Islamabad: Pakistan and the United States are all set to hold a ministerial level ‘strategic dialogue' today (Monday) in Washington to discuss a host of issues, including counter-terrorism, security and economic ties between the two countries.
Adviser to Prime Minister on Foreign Affairs Sartaj Aziz will lead a high-level Pakistani delegation while the American side will be headed by Secretary of State John Kerry at the annual meeting.
The six segments of the strategic dialogue include cooperation in economy and finance; energy; education, science and technology; law enforcement and counterterrorism; security, strategic stability and non-proliferation and defence.
It will be the third annual meeting since the present government has come to power. Prime Minister Nawaz Sharif's visit to the United States in October last year had given the necessary impetus to the dialogue mechanism, the report said.
The dialogue process began in 2010 but interrupted in 2011 when the US forces killed al-Qaeda chief Osama bin Laden in Abbottabad in a midnight raid. The process resumed in 2014 when Aziz and Kerry met in Washington in January.
The key meeting will take place soon after the US announced to sell eight F-16 fighter jets worth $700 million to Pakistan, despite objection from India and mounting opposition from influential American lawmakers.
Kerry has strongly defended the Obama Administration's decision, arguing that these fighter jets are a "critical" part of Pakistan's fight against terrorists.

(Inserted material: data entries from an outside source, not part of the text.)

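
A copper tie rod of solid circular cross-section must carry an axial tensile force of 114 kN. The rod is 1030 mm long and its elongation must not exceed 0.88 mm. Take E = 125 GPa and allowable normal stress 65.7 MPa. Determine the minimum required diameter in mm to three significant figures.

47.0 mm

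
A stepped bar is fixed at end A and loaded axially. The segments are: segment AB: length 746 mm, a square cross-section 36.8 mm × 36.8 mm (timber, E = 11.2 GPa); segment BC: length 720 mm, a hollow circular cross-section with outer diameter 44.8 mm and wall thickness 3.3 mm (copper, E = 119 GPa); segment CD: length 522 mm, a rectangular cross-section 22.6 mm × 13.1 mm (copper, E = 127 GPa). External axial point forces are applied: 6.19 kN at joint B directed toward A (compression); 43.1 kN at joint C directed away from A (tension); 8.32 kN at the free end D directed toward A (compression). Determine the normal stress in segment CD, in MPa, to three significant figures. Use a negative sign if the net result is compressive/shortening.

-28.1 MPa

Internal axial forces (sectioning from the free end, tension +): N_CD = -8.32 kN, N_BC = 34.78 kN, N_AB = 28.59 kN.
A_CD = 296.1 mm².
σ_CD = N_CD/A_CD = -8320/296.1 = -28.1 MPa.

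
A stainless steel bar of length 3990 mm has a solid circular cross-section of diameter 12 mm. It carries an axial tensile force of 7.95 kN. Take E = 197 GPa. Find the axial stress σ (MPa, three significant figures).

70.3 MPa

A = 113.1 mm².
σ = N/A = 7950/113.1 = 70.29 MPa.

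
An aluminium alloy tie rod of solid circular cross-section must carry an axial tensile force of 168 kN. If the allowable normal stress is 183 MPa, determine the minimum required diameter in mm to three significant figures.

34.2 mm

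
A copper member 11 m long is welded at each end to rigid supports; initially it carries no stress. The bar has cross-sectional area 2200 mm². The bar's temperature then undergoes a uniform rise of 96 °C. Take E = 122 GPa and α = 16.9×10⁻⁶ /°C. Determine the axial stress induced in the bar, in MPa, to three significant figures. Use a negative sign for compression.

-198 MPa

Free thermal expansion αLΔT = 16.9e-6 · 11000 · 96 = 17.85 mm.
The walls impose strain ε = −(17.85)/11000 = -1.6224e-03; σ = Eε = 122000 · -1.6224e-03 = -197.9 MPa.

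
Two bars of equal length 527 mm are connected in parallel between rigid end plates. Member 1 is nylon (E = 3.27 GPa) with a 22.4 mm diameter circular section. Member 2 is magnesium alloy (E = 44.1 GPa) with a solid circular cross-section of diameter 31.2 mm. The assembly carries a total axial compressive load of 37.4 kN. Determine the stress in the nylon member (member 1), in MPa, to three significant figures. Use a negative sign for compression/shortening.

A_1 = 394.1 mm².
A_2 = 764.5 mm².
Equal strain + equilibrium ⇒ each member carries load in proportion to AE: A₁E₁ = 1289000 N, A₂E₂ = 33720000 N, ΣAE = 35000000 N.
σ₁ = P·E₁/ΣAE = -37400·3270/35000000 = -3.494 MPa.

-3.49 MPa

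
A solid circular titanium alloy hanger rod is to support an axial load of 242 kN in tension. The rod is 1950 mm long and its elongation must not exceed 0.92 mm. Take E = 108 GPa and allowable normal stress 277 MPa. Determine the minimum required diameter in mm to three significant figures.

77.8 mm

Required area A ≥ P/σ_allow = 242000/277 = 873.6 mm².
For a solid circular section, d ≥ √(4A/π) = 33.35 mm.
Elongation limit: A ≥ PL/(Eδ_allow) = 242000·1950/(108000·0.92) = 4749 mm² ⇒ d ≥ 77.76 mm.
The elongation limit governs.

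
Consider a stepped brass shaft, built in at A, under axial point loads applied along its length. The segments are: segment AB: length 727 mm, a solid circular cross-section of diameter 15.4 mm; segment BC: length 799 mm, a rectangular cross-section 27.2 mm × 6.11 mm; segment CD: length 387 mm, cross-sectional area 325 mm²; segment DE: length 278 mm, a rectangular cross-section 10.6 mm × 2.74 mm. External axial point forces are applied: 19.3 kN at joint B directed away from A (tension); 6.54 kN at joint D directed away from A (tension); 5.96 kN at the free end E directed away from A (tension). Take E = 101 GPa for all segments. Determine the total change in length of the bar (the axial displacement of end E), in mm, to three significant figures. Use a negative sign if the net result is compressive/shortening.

2.54 mm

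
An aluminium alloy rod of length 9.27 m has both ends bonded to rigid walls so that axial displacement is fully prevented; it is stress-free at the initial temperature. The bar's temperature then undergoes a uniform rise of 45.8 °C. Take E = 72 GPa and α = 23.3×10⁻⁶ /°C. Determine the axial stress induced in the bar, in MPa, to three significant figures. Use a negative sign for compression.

-76.8 MPa

Free thermal expansion αLΔT = 23.3e-6 · 9270 · 45.8 = 9.892 mm.
The walls impose strain ε = −(9.892)/9270 = -1.0671e-03; σ = Eε = 72000 · -1.0671e-03 = -76.83 MPa.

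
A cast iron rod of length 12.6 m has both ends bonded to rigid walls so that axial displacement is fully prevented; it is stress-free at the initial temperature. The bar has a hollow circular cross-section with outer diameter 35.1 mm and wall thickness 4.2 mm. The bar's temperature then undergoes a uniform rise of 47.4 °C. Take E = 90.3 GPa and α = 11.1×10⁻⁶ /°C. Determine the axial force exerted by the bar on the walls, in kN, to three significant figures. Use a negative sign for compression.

-19.4 kN

Free thermal expansion αLΔT = 11.1e-6 · 12600 · 47.4 = 6.629 mm.
The walls impose strain ε = −(6.629)/12600 = -5.2614e-04; σ = Eε = 90300 · -5.2614e-04 = -47.51 MPa.
Wall reaction R = σ·A = -47.51·407.7 = -19370 N = -19.37 kN.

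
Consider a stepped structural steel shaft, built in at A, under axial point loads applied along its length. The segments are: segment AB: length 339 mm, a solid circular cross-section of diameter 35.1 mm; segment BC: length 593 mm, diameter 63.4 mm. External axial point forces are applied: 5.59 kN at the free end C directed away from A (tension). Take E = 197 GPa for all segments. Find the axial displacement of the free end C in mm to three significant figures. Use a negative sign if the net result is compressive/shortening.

Internal axial forces (sectioning from the free end, tension +): N_BC = 5.59 kN, N_AB = 5.59 kN.
A_AB = 967.6 mm².
A_BC = 3157 mm².
δ_AB = 5590·339/(967.6·197000) = 0.009941 mm
δ_BC = 5590·593/(3157·197000) = 0.00533 mm
δ = Σδ_i = 0.01527 mm.

0.0153 mm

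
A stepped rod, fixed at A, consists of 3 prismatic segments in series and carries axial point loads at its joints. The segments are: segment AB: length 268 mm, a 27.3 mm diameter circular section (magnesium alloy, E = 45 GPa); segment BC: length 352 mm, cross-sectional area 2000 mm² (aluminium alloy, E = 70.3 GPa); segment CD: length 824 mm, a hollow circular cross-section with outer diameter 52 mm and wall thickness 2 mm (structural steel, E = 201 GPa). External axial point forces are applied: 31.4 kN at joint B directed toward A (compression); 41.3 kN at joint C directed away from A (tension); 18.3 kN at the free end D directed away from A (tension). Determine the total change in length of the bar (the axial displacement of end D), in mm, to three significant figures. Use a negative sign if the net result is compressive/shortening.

0.675 mm

Internal axial forces (sectioning from the free end, tension +): N_CD = 18.3 kN, N_BC = 59.6 kN, N_AB = 28.2 kN.
A_AB = 585.3 mm².
A_CD = 314.2 mm².
δ_AB = 28200·268/(585.3·45000) = 0.2869 mm
δ_BC = 59600·352/(2000·70300) = 0.1492 mm
δ_CD = 18300·824/(314.2·201000) = 0.2388 mm
δ = Σδ_i = 0.6749 mm.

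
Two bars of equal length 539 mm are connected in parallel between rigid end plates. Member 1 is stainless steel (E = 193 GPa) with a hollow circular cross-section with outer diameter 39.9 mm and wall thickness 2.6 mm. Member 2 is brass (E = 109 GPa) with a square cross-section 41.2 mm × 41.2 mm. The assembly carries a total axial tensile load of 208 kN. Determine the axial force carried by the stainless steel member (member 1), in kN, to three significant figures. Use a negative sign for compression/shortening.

50.2 kN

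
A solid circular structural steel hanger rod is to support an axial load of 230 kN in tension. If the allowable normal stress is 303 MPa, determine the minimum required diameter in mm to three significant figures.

Required area A ≥ P/σ_allow = 230000/303 = 759.1 mm².
For a solid circular section, d ≥ √(4A/π) = 31.09 mm.

31.1 mm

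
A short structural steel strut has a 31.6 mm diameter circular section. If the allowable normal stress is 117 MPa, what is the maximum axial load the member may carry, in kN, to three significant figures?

A = 784.3 mm².
P_max = σ_allow · A = 117 · 784.3 = 91760 N = 91.76 kN.

91.8 kN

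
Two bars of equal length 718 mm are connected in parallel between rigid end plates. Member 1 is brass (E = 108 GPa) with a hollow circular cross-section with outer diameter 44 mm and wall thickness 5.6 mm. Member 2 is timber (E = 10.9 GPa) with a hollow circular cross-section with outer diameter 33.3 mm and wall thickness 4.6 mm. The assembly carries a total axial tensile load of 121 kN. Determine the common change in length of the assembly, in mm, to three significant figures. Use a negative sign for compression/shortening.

A_1 = 675.6 mm².
A_2 = 414.8 mm².
Equal strain + equilibrium ⇒ each member carries load in proportion to AE: A₁E₁ = 72960000 N, A₂E₂ = 4521000 N, ΣAE = 77480000 N.
δ = PL/ΣAE = 121000·718/77480000 = 1.121 mm.

1.12 mm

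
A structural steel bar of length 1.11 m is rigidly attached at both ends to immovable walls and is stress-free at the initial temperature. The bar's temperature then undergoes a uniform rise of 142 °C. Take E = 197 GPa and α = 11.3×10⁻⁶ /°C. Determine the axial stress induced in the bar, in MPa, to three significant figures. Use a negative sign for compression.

-316 MPa

Free thermal expansion αLΔT = 11.3e-6 · 1110 · 142 = 1.781 mm.
The walls impose strain ε = −(1.781)/1110 = -1.6046e-03; σ = Eε = 197000 · -1.6046e-03 = -316.1 MPa.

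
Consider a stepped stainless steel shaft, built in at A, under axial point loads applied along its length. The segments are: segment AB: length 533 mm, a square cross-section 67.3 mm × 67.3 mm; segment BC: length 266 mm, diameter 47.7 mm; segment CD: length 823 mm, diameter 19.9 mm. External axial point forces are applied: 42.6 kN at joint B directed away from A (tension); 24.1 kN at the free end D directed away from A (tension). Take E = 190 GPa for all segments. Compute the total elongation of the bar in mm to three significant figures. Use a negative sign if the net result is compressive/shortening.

0.396 mm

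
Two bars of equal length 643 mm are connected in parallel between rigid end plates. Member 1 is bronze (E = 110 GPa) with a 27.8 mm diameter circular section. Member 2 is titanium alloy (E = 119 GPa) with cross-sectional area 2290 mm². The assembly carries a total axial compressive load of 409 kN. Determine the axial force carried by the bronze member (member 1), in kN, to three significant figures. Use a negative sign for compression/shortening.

-80.5 kN

A_1 = 607 mm².
Equal strain + equilibrium ⇒ each member carries load in proportion to AE: A₁E₁ = 66770000 N, A₂E₂ = 272500000 N, ΣAE = 339300000 N.
F₁ = P·A₁E₁/ΣAE = -409000·66770000/339300000 = -80490 N.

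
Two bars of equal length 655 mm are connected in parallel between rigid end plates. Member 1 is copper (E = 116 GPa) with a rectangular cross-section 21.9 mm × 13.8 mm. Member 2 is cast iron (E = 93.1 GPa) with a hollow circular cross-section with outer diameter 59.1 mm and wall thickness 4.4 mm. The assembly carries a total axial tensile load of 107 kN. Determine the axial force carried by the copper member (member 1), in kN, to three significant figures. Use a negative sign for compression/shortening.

35.6 kN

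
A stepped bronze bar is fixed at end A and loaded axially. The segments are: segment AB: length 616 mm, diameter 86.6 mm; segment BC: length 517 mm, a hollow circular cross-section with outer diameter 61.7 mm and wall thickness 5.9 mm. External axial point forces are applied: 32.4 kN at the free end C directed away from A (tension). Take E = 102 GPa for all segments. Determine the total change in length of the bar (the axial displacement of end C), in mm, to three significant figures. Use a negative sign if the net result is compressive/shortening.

0.192 mm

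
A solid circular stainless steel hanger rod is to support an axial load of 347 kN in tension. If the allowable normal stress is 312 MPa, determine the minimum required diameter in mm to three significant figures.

Required area A ≥ P/σ_allow = 347000/312 = 1112 mm².
For a solid circular section, d ≥ √(4A/π) = 37.63 mm.

37.6 mm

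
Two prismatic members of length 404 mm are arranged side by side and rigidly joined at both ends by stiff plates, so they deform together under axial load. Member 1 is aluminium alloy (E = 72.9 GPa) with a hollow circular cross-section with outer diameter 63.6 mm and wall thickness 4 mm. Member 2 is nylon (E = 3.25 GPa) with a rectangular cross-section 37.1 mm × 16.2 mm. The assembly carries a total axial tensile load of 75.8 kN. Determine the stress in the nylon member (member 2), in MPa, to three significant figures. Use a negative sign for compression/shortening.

A_1 = 749 mm².
A_2 = 601 mm².
Equal strain + equilibrium ⇒ each member carries load in proportion to AE: A₁E₁ = 54600000 N, A₂E₂ = 1953000 N, ΣAE = 56550000 N.
σ₂ = P·E₂/ΣAE = 75800·3250/56550000 = 4.356 MPa.

4.36 MPa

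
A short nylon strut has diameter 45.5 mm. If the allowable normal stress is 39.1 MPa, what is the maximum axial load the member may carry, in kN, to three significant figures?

63.6 kN

A = 1626 mm².
P_max = σ_allow · A = 39.1 · 1626 = 63580 N = 63.58 kN.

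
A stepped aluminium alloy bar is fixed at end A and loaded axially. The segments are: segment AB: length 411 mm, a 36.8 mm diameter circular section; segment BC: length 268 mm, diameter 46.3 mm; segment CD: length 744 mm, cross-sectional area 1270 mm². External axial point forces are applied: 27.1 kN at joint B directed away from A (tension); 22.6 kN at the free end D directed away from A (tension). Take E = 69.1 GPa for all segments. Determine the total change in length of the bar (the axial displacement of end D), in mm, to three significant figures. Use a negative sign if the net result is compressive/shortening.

0.522 mm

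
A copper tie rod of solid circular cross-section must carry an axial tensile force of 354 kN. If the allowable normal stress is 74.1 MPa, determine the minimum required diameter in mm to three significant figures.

Required area A ≥ P/σ_allow = 354000/74.1 = 4777 mm².
For a solid circular section, d ≥ √(4A/π) = 77.99 mm.

78.0 mm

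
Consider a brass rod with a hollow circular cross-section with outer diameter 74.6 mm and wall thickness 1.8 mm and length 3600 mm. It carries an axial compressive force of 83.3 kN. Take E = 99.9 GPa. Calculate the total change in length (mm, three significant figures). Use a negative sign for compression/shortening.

-7.29 mm

A = 411.7 mm².
δ_mech = NL/(AE) = -83300·3600/(411.7·99900) = -7.292 mm.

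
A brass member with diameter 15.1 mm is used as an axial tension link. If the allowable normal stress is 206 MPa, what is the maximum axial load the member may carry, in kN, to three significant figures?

36.9 kN

A = 179.1 mm².
P_max = σ_allow · A = 206 · 179.1 = 36890 N = 36.89 kN.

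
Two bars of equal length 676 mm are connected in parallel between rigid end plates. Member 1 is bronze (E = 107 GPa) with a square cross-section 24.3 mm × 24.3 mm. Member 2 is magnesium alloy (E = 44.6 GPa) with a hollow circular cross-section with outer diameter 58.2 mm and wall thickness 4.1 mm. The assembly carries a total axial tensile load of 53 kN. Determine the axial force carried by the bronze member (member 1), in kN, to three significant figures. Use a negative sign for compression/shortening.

35.5 kN

A_1 = 590.5 mm².
A_2 = 696.8 mm².
Equal strain + equilibrium ⇒ each member carries load in proportion to AE: A₁E₁ = 63180000 N, A₂E₂ = 31080000 N, ΣAE = 94260000 N.
F₁ = P·A₁E₁/ΣAE = 53000·63180000/94260000 = 35530 N.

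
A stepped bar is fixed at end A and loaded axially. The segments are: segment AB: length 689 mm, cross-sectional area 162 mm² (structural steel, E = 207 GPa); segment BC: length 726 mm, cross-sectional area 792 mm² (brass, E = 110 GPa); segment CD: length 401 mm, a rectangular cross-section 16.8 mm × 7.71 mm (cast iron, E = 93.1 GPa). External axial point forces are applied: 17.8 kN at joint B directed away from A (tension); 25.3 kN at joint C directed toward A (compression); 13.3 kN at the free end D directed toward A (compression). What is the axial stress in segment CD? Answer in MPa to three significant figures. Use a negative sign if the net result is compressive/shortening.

-103 MPa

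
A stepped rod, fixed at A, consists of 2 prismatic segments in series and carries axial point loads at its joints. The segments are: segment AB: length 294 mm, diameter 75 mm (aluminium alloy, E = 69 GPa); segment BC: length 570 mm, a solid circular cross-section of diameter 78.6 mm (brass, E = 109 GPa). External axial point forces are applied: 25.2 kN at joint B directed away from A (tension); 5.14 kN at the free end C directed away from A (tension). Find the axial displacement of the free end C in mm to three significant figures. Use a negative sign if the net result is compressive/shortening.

Internal axial forces (sectioning from the free end, tension +): N_BC = 5.14 kN, N_AB = 30.34 kN.
A_AB = 4418 mm².
A_BC = 4852 mm².
δ_AB = 30340·294/(4418·69000) = 0.02926 mm
δ_BC = 5140·570/(4852·109000) = 0.00554 mm
δ = Σδ_i = 0.0348 mm.

0.0348 mm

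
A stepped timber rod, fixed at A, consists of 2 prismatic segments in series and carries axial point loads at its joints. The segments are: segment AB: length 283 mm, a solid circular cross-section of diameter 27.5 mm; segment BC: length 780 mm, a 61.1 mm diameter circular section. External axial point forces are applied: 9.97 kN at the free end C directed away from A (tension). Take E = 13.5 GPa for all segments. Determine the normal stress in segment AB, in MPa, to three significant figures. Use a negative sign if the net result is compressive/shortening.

Internal axial forces (sectioning from the free end, tension +): N_BC = 9.97 kN, N_AB = 9.97 kN.
A_AB = 594 mm².
σ_AB = N_AB/A_AB = 9970/594 = 16.79 MPa.

16.8 MPa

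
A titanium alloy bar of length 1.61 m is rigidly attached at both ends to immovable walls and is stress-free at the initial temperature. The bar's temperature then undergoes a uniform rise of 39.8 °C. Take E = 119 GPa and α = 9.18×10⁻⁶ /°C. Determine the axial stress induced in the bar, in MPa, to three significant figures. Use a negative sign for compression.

Free thermal expansion αLΔT = 9.18e-6 · 1610 · 39.8 = 0.5882 mm.
The walls impose strain ε = −(0.5882)/1610 = -3.6536e-04; σ = Eε = 119000 · -3.6536e-04 = -43.48 MPa.

-43.5 MPa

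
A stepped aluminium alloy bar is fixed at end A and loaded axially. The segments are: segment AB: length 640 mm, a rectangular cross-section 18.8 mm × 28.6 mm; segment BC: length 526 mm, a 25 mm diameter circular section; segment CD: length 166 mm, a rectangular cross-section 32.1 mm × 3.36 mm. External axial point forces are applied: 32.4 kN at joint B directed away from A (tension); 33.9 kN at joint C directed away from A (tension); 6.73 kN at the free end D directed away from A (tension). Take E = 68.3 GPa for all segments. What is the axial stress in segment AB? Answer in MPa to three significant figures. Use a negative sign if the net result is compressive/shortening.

136 MPa

Internal axial forces (sectioning from the free end, tension +): N_CD = 6.73 kN, N_BC = 40.63 kN, N_AB = 73.03 kN.
A_AB = 537.7 mm².
σ_AB = N_AB/A_AB = 73030/537.7 = 135.8 MPa.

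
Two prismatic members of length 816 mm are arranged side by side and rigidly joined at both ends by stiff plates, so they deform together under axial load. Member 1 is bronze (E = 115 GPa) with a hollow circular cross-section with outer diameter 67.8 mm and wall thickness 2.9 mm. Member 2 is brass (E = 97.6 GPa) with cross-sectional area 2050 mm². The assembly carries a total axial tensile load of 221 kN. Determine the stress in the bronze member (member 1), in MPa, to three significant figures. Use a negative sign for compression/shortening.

A_1 = 591.3 mm².
Equal strain + equilibrium ⇒ each member carries load in proportion to AE: A₁E₁ = 68000000 N, A₂E₂ = 200100000 N, ΣAE = 268100000 N.
σ₁ = P·E₁/ΣAE = 221000·115000/268100000 = 94.8 MPa.

94.8 MPa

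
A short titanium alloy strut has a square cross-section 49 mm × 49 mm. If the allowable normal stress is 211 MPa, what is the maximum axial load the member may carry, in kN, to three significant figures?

507 kN

A = 2401 mm².
P_max = σ_allow · A = 211 · 2401 = 506600 N = 506.6 kN.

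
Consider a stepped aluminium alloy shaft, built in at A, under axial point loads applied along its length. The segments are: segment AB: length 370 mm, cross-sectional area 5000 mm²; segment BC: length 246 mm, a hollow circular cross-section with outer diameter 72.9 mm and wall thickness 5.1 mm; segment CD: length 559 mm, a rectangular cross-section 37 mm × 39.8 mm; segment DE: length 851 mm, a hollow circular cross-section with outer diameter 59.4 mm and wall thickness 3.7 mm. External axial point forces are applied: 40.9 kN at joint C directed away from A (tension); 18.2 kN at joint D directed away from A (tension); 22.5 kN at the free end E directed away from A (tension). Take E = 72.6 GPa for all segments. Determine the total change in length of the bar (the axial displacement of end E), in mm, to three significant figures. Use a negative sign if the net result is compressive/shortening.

0.958 mm

Internal axial forces (sectioning from the free end, tension +): N_DE = 22.5 kN, N_CD = 40.7 kN, N_BC = 81.6 kN, N_AB = 81.6 kN.
A_BC = 1086 mm².
A_CD = 1473 mm².
A_DE = 647.5 mm².
δ_AB = 81600·370/(5000·72600) = 0.08317 mm
δ_BC = 81600·246/(1086·72600) = 0.2545 mm
δ_CD = 40700·559/(1473·72600) = 0.2128 mm
δ_DE = 22500·851/(647.5·72600) = 0.4074 mm
δ = Σδ_i = 0.9579 mm.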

Planning Minister Ahsan Iqbal, who is in Washington as part of the Pakistani delegation, has said the dialogue will provide an opportunity to operationalise key future making initiates between the two countries.
He was speaking at the Centre for Strategic and International Studies.
The Foreign Office had earlier said that the upcoming meeting will "afford an important opportunity to take stock of the entire gamut of Pakistan's bilateral relations with the US".